Esa-Pekka Salonen dirigierte Sibelius und Eigenes. © IMG
Über Zugaben schreibt man keine Kritiken, über diese schon. So hat man den „Valse triste“ von Jean Sibelius, Wunschkonzerthit für Melancholiker, selten gehört. Nicht als tranige Trauerbesessenheit, sondern zügig, erfrischt, tatsächlich als Tanz. Finnen suhlen sich ja nicht in Depression, die können ganz gut feiern – auch das spricht aus der Deutung von Esa-Pekka Salonen und dem Finnischen Radio-Symphonieorchester: Authentischer geht es kaum.
Die letzten Minuten dieses Konzerts stehen für den ganzen Abend. Naturverbundenheit, Introspektion, Elegisches, das hört man aus der zweiten Symphonie von Sibelius schon auch heraus. Entscheidender ist aber anderes: Wie hier Klangschichten genau definiert sind, wie Kontraste ausgereizt werden, wie Substanz ohne Verdickung vorgeführt wird. Im Großen Festspielhaus dürfte sich mancher die Ohren gerieben haben: Die Radiosymphoniker aus dem hohen Norden hatte man noch gar nicht auf dem Radar.

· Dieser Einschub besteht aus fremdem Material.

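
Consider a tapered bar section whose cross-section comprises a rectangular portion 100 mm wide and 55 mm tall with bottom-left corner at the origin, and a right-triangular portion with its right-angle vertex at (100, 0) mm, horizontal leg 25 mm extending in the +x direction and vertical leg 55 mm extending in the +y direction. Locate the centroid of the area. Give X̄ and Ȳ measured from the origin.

X̄ = 56.48 mm, Ȳ = 26.48 mm

rectangular portion: A = 100 × 55 = 5500.00, centroid at (50.00, 27.50).
triangular portion: A = ½·25·55 = 687.50, centroid at (108.33, 18.33).
ΣA = 6187.50 mm², ΣAX̄ = 349479.17 mm³, ΣAȲ = 163854.17 mm³.
X̄ = 349479.17/6187.50 = 56.48 mm; Ȳ = 163854.17/6187.50 = 26.48 mm.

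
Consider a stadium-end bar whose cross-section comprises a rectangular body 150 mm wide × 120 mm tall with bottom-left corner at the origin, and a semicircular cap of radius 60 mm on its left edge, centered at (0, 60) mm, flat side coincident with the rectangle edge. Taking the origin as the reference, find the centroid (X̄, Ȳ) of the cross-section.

Part | A | x̄ᵢ | ȳᵢ | A·x̄ᵢ | A·ȳᵢ
rectangular body | 18000.00 | 75.00 | 60.00 | 1350000.00 | 1080000.00
semicircular end | 5654.87 | -25.46 | 60.00 | -144000.00 | 339292.01
Σ | 23654.87 |  |  | 1206000.00 | 1419292.01
X̄ = 1206000.00 / 23654.87 = 50.98 mm
Ȳ = 1419292.01 / 23654.87 = 60.00 mm

X̄ = 50.98 mm, Ȳ = 60.00 mm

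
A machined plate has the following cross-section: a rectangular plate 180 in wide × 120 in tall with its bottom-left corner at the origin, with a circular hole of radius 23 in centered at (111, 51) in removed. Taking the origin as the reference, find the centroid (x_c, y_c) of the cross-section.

x_c = 88.25 in, y_c = 60.75 in

plate: A = 180 × 120 = 21600.00, centroid at (90.00, 60.00).
hole: A = −π·23² = -1661.90, centroid at (111.00, 51.00).
ΣA = 19938.10 in²
ΣAx_c = (21600.00)(90.00) + (-1661.90)(111.00) = 1759528.82 in³
ΣAy_c = (21600.00)(60.00) + (-1661.90)(51.00) = 1211242.97 in³
x_c = 1759528.82 / 19938.10 = 88.25 in
y_c = 1211242.97 / 19938.10 = 60.75 in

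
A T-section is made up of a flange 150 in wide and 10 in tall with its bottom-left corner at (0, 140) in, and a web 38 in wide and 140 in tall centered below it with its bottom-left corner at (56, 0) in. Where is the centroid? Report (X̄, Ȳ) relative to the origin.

X̄ = 75.00 in, Ȳ = 86.50 in

web: A = 38 × 140 = 5320.00, centroid at (75.00, 70.00).
flange: A = 150 × 10 = 1500.00, centroid at (75.00, 145.00).
ΣA = 6820.00 in², ΣAX̄ = 511500.00 in³, ΣAȲ = 589900.00 in³.
X̄ = 511500.00/6820.00 = 75.00 in; Ȳ = 589900.00/6820.00 = 86.50 in.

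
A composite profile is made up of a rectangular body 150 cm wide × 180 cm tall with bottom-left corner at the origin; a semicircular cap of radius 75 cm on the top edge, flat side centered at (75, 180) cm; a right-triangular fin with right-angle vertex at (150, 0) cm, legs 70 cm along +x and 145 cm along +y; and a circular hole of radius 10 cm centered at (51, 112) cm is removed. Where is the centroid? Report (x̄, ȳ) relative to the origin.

rectangular body: A = 150 × 180 = 27000.00, centroid at (75.00, 90.00).
semicircular top: A = ½π·75² = 8835.73, centroid at (75.00, 211.83).
triangular fin: A = ½·70·145 = 5075.00, centroid at (173.33, 48.33).
hole: A = −π·10² = -314.16, centroid at (51.00, 112.00).
ΣA = 40596.57 cm²
ΣAx̄ = (27000.00)(75.00) + (8835.73)(75.00) + (5075.00)(173.33) + (-314.16)(51.00) = 3551324.24 cm³
ΣAȳ = (27000.00)(90.00) + (8835.73)(211.83) + (5075.00)(48.33) + (-314.16)(112.00) = 4511787.11 cm³
x̄ = 3551324.24 / 40596.57 = 87.48 cm
ȳ = 4511787.11 / 40596.57 = 111.14 cm

x̄ = 87.48 cm, ȳ = 111.14 cm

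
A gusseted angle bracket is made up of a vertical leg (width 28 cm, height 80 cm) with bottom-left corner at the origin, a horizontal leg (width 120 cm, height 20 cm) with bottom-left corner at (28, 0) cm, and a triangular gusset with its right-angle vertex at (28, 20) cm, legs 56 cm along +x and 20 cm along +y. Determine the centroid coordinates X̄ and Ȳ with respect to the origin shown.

X̄ = 51.67 cm, Ȳ = 24.72 cm

Part | A | x̄ᵢ | ȳᵢ | A·x̄ᵢ | A·ȳᵢ
vertical leg | 2240.00 | 14.00 | 40.00 | 31360.00 | 89600.00
horizontal leg | 2400.00 | 88.00 | 10.00 | 211200.00 | 24000.00
gusset | 560.00 | 46.67 | 26.67 | 26133.33 | 14933.33
Σ | 5200.00 |  |  | 268693.33 | 128533.33
X̄ = 268693.33 / 5200.00 = 51.67 cm
Ȳ = 128533.33 / 5200.00 = 24.72 cm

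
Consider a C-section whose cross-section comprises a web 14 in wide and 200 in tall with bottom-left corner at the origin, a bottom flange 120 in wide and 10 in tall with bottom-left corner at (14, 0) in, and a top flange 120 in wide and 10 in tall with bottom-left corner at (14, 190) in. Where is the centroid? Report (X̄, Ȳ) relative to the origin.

X̄ = 37.92 in, Ȳ = 100.00 in

Part | A | x̄ᵢ | ȳᵢ | A·x̄ᵢ | A·ȳᵢ
web | 2800.00 | 7.00 | 100.00 | 19600.00 | 280000.00
bottom flange | 1200.00 | 74.00 | 5.00 | 88800.00 | 6000.00
top flange | 1200.00 | 74.00 | 195.00 | 88800.00 | 234000.00
Σ | 5200.00 |  |  | 197200.00 | 520000.00
X̄ = 197200.00 / 5200.00 = 37.92 in
Ȳ = 520000.00 / 5200.00 = 100.00 in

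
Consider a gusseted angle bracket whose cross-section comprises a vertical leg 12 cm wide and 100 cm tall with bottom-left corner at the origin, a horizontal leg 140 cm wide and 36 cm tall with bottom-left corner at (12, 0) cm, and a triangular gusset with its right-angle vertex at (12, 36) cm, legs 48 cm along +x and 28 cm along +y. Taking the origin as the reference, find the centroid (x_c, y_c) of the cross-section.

x_c = 63.56 cm, y_c = 26.21 cm

vertical leg: A = 12 × 100 = 1200.00, centroid at (6.00, 50.00).
horizontal leg: A = 140 × 36 = 5040.00, centroid at (82.00, 18.00).
gusset: A = ½·48·28 = 672.00, centroid at (28.00, 45.33).
ΣA = 6912.00 cm²
ΣAx_c = (1200.00)(6.00) + (5040.00)(82.00) + (672.00)(28.00) = 439296.00 cm³
ΣAy_c = (1200.00)(50.00) + (5040.00)(18.00) + (672.00)(45.33) = 181184.00 cm³
x_c = 439296.00 / 6912.00 = 63.56 cm
y_c = 181184.00 / 6912.00 = 26.21 cm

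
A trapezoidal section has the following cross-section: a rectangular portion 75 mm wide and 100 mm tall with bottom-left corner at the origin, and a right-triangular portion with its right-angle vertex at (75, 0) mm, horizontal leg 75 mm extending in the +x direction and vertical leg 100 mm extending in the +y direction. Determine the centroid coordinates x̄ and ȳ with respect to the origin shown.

rectangular portion: A = 75 × 100 = 7500.00, centroid at (37.50, 50.00).
triangular portion: A = ½·75·100 = 3750.00, centroid at (100.00, 33.33).
ΣA = 11250.00 mm²
ΣAx̄ = (7500.00)(37.50) + (3750.00)(100.00) = 656250.00 mm³
ΣAȳ = (7500.00)(50.00) + (3750.00)(33.33) = 500000.00 mm³
x̄ = 656250.00 / 11250.00 = 58.33 mm
ȳ = 500000.00 / 11250.00 = 44.44 mm

x̄ = 58.33 mm, ȳ = 44.44 mm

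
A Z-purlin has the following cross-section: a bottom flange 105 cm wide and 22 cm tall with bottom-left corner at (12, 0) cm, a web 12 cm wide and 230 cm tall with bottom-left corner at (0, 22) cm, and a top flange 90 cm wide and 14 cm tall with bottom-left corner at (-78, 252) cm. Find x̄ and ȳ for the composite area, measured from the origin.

x̄ = 19.59 cm, ȳ = 115.30 cm

bottom flange: A = 105 × 22 = 2310.00, centroid at (64.50, 11.00).
web: A = 12 × 230 = 2760.00, centroid at (6.00, 137.00).
top flange: A = 90 × 14 = 1260.00, centroid at (-33.00, 259.00).
ΣA = 6330.00 cm²
ΣAx̄ = (2310.00)(64.50) + (2760.00)(6.00) + (1260.00)(-33.00) = 123975.00 cm³
ΣAȳ = (2310.00)(11.00) + (2760.00)(137.00) + (1260.00)(259.00) = 729870.00 cm³
x̄ = 123975.00 / 6330.00 = 19.59 cm
ȳ = 729870.00 / 6330.00 = 115.30 cm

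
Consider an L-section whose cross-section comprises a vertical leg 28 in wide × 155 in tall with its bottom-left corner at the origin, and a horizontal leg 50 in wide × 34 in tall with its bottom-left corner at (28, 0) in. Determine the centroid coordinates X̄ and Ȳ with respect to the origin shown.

Part | A | x̄ᵢ | ȳᵢ | A·x̄ᵢ | A·ȳᵢ
vertical leg | 4340.00 | 14.00 | 77.50 | 60760.00 | 336350.00
horizontal leg | 1700.00 | 53.00 | 17.00 | 90100.00 | 28900.00
Σ | 6040.00 |  |  | 150860.00 | 365250.00
X̄ = 150860.00 / 6040.00 = 24.98 in
Ȳ = 365250.00 / 6040.00 = 60.47 in

X̄ = 24.98 in, Ȳ = 60.47 in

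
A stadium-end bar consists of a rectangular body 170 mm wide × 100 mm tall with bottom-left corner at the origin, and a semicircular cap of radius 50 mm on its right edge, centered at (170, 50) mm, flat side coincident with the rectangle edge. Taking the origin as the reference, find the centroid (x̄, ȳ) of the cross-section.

x̄ = 104.93 mm, ȳ = 50.00 mm

rectangular body: A = 170 × 100 = 17000.00, centroid at (85.00, 50.00).
semicircular end: A = ½π·50² = 3926.99, centroid at (191.22, 50.00).
ΣA = 20926.99 mm²
ΣAx̄ = (17000.00)(85.00) + (3926.99)(191.22) = 2195921.77 mm³
ΣAȳ = (17000.00)(50.00) + (3926.99)(50.00) = 1046349.54 mm³
x̄ = 2195921.77 / 20926.99 = 104.93 mm
ȳ = 1046349.54 / 20926.99 = 50.00 mm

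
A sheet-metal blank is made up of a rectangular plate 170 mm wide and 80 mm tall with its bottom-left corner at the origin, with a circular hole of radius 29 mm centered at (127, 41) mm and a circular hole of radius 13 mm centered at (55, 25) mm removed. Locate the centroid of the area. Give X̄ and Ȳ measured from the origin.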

Mehr als eine Zwischenmahlzeit ist also das Finnische Ensemble bei den Salzburger Osterfestspielen, bevor ab dem nächsten Jahr die Berliner Philharmoniker als Gründungsorchester und auf Dauer zurückkehren. Ein herausragendes Ensemble ist wieder zu erleben, wie schon in der Opernpremiere von Mussorgskis „Chowanschtschina“ (wir berichteten). Präzise, balanciert, wendig und mit exzellenten Bläsersolisten – die ihr Können ohne Gockeln vorführen. Weltspitze, die sich noch durchsetzen muss: Die Osterfestspiele haben heuer eine Einnahme-Delle zu verkraften. Das sieht man in diesem Konzert an den ungewöhnlich vielen freien Plätzen. Und das hört man auch aus dem Geraune rund um die Hofstallgasse: Um das Große Festspielhaus zu füllen, wurden offenbar Tickets erheblich billiger und intern abgegeben. Was, dialektisch gedacht, gar nicht schlimm ist. Auf diese Weise kommen auch Schichten abseits der Klunker-Gemeinde in den Genuss der Abende. Bei Nikolaus Bachler, Intendant der Osterfestspiele und früher in derselben Funktion an der Bayerischen Staatsoper, ist davon auszugehen: Die maue Nachfrage hat er mittelfristig gesehen eingepreist. Und kann sich nun rühmen, das GalaPublikum mit diesem Orchester bekannt gemacht zu haben.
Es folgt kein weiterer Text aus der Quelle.